Part of the medical examination is a drug test.
At the clinic, I was asked to fill out a form. There’s a portion there that asked if I was taking any medication and if yes, I needed to note what that medication is.
After a while, my name was called, I was asked to fill two plastic containers. Then, I was asked to sign the labels that would go with the containers.
While in the process of signing, I saw the clinic personnel, who were seated beside me, put in a pregnancy test looking thing into one of the plastic bottles I filled. In less than 30 seconds, two pink lines appeared.
At that point my heart was pounding.
I jokingly asked her, if that two lines means I am pregnant? She laughed and said that means my test result is negative.
Whew! What a relief!
I have to be honest. I was scared going through this drug testing. I am a little concerned that my test result with come out positive. I read that some people on Efavirenze receive a false positive test for marijuana when drug-screening tests are used.
You see, I have been confirmed to be a Possie for almost two years now and I’ve been on ARV medication pretty much the same time. Right now I am taking a combination of Lamivudine, Zidovudine and Efavirenze.
I was so paranoid that I made sure to take in lots of water the evening before and on the day of the medical exam, since drug testing uses urine as a specimen. I As a result, I was peeing like a fountain, not running out of water to spurt.

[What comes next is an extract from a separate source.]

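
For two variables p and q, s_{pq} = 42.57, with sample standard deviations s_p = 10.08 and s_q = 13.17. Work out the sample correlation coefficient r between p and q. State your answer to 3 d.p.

0.321

r = Cov(p,q) / (s_p · s_q) = 42.57 / (10.08 × 13.17)
  = 42.57 / 132.7536 ≈ 0.321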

Frankly, I didn’t want to declare that I am on medication. More so, state that I am on antiretroviral medication. But as a person who is not very good with lies (not even white lies), I ticked yes on the questionnaire and wrote that I am on ARV.
I did not want to state that I am on ARV because I feared that if the company finds out about my HIV status; they will not proceed hiring me.
What was I thinking? I already signed the job offer. Recruitment already congratulated me for passing. I did it. I am qualified for the job.
Then I had a realization.
However knowledgeable I am with R.A. 8504 (Aids Prevention and Control Act of 1988), regardless of the coming out experiences I’ve made and the number of people who’s been so loving and supportive of me, I realized that it still feel different when I am the one in “the” situation.
This is the first time I encountered this kind of situation. I felt that I have something to lose. Even though that is not the case.
According to R.A. 8504, Article VII, Section 35, It is unlawful to discriminate, not hire someone or terminate them on the bases of actual, percieved or suspected HIV status.
Anyone proven to be guilty of violating the above mentioned can be imprisoned from six months to four years with a fine not exceeding PHP 10,000.00. Additionally, their licenses/permits shall be revoked.
I am glad I came out negative on my drug test. I am also happy of the new experience I gained. It gave me more understanding and a better perspective on why some People Living with HIV like me has work related fears.
Know you rights. Knowledge is one of your tools for survival.